As we continue to enter to a new technological age, we are faced with many different challenges. Although it may not get as much attention in the media because it is a tough puzzle to solve, businesses have to focus on solving their approach to the multidimensional workforce.

The multidimensional workforce welcomes the addition of Gen Y and already consists of the Silent Generation, Baby Boomers, and Gen X. Unfortunately, there is discord between generations because Gen Y workers come off as being rash, informal, and selfish. Few companies are starting to rub off the “stereotypical” dirt to uncover the fact that Gen Y is actually ambitious, efficient, and self-driven.

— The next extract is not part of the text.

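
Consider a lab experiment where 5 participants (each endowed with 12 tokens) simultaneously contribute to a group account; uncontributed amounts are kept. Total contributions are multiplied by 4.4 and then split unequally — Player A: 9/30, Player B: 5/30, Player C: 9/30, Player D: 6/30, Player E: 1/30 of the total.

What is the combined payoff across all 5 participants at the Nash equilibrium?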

Who is Gen Y? No exact years are given, but those born in between 1979-1997 are considered to be a part of Gen Y. Gen Y embodies the love and sense of entitlement they received from their Baby Boomer parents who worked hard to give the best to their children. Below is a complete profile of Gen Y:

  • Values: meritocracy, camaraderie, non-traditionalism, work-life balance, self-expression and meaning
  • Self-Perception: unique, proud, confident, entitled, frustrated, impatient
  • Skills: technology-related tasks

Gen Y believes that the strongest survive. Valuing meritocracy, good work should be rewarded properly. A sense of teamwork for collaboration or competition and flexibility in work procedures are sought after in this generation. The normal 9-5 schedule doesn’t work, as there should be a great work/life balance. Strongly results driven, people of this generation want to see life move in double time. They can’t wait to be at the top of the ladder and will work hard to find ways to be recognized. As the work-life perception is more balance, the work will get done, doesn’t matter what time it gets done. With the immersion in the Internet and amount of information, people are able to express themselves in ways that are very unique. Social media has given this generation a new way to express who they are, what they like, and so forth. Gen Y is proud of this and highly values self-expression.

Most of Gen Y was given constant positive feedback from parents, and therefore have a high level of confidence. It may come off as arrogance, but the multidimensional workforce should recognize that this “arrogance” is actually a strong level of confidence and ambition. Although Gen Y is not typically loyal to the company, they are loyal to their work. The rise of social responsibility and technology has given the majority of Gen Y to participate in meaningful work. This work is defined uniquely for each employee, and this is the key to tapping Gen Y’s potential.